From the facts and material on record and on the basis of findings reached by the lower authorities the claim for set-off under rule 42 could have been entertained and decided by the lower authorities. Therefore, in the interest of justice, the Tribunal ought to have permitted the applicant to raise the claim of set-off of tax under rule 42 of the said Rules, and we are of the opinion that the Tribunal was not justified in rejecting the said claim of set-off of tax especially when granting or non-granting of the claim did not necessitate any enquiry into fresh facts or fresh evidence. We hold that the Tribunal was not right in law in not allowing the applicant to raise plea of set-off of tax under rule 42 of the Rules in respect of the amount of tax which it had paid on the purchase of raw and processing material and consumable stores which was found to have been used in manufacture of paper as taxable goods for sale and which it had sold locally or in the course of inter-State trade and commerce. The Tribunal could have, at least, remanded the matter to the Sales Tax Officer especially when the Tribunal itself was of the opinion that the claim of set-off of tax under rule 42 could have been decided on the basis of evidence and material already on record without necessitating any further enquiry into fresh facts or evidence.
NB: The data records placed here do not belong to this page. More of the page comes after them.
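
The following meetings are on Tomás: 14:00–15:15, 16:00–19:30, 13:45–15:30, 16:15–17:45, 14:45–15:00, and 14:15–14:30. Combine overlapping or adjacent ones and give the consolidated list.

13:45-15:30, 16:00-19:30

Sort by start: 13:45-15:30, 14:00-15:15, 14:15-14:30, 14:45-15:00, 16:00-19:30, 16:15-17:45.
14:00-15:15 overlaps/touches 13:45-15:30 → extend to 13:45-15:30.
14:15-14:30 overlaps/touches 13:45-15:30 → extend to 13:45-15:30.
14:45-15:00 overlaps/touches 13:45-15:30 → extend to 13:45-15:30.
16:00-19:30 is disjoint → start new block.
16:15-17:45 overlaps/touches 16:00-19:30 → extend to 16:00-19:30.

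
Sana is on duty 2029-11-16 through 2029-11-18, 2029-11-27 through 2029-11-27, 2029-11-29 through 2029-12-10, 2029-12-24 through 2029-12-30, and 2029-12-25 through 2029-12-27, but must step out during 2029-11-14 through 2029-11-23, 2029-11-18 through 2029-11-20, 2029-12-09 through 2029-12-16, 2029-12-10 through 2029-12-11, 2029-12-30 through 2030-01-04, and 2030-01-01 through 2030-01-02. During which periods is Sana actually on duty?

First set merges to 2029-11-16 through 2029-11-18, 2029-11-27 through 2029-11-27, 2029-11-29 through 2029-12-10, 2029-12-24 through 2029-12-30.
Second set merges to 2029-11-14 through 2029-11-23, 2029-12-09 through 2029-12-16, 2029-12-30 through 2030-01-04.
2029-11-16 through 2029-11-18: fully covered by B → removed.
2029-11-27 through 2029-11-27: no B overlap → unchanged.
2029-11-29 through 2029-12-10 minus B → 2029-11-29 through 2029-12-08.
2029-12-24 through 2029-12-30 minus B → 2029-12-24 through 2029-12-29.

2029-11-27 through 2029-11-27, 2029-11-29 through 2029-12-08, 2029-12-24 through 2029-12-29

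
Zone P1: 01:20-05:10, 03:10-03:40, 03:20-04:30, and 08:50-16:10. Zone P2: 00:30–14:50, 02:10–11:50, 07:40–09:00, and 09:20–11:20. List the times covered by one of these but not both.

00:30–01:20, 05:10–08:50, 14:50–16:10

First set merges to 01:20–05:10, 08:50–16:10.
Second set merges to 00:30–14:50.
Only in the first: 14:50–16:10.
Only in the second: 00:30–01:20, 05:10–08:50.
Together these are the periods covered by exactly one.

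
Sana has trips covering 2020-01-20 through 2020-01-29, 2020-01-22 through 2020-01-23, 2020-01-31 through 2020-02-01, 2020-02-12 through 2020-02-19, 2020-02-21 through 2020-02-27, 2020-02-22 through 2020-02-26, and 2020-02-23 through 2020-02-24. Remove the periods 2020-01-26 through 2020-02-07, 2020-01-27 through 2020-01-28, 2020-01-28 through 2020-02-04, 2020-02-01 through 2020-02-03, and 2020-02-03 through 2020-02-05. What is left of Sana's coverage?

2020-01-20 through 2020-01-25, 2020-02-12 through 2020-02-19, 2020-02-21 through 2020-02-27

First set merges to 2020-01-20 through 2020-01-29, 2020-01-31 through 2020-02-01, 2020-02-12 through 2020-02-19, 2020-02-21 through 2020-02-27.
Second set merges to 2020-01-26 through 2020-02-07.
2020-01-20 through 2020-01-29 with B removed leaves 2020-01-20 through 2020-01-25.
2020-01-31 through 2020-02-01 lies entirely inside B → drops out.
2020-02-12 through 2020-02-19 is untouched.
2020-02-21 through 2020-02-27 is untouched.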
However, the Tribunal did not permit the applicant to raise the plea of set-off of tax solely on the ground that the said plea was not raised before the lower authorities and, as stated hereinabove, the stand taken by the Tribunal was not just and proper in the facts and circumstances of the present case. 7. We, therefore, answer the question referred to us in the negative by holding that the Tribunal was not right in law in not allowing the applicant to raise the plea of set-off of tax under rule 42 of the Gujarat Sales Tax Rules, i.e., in favour of the assessee and against the department. Reference is answered accordingly. There shall be no order as to costs. Reference answered in the negative.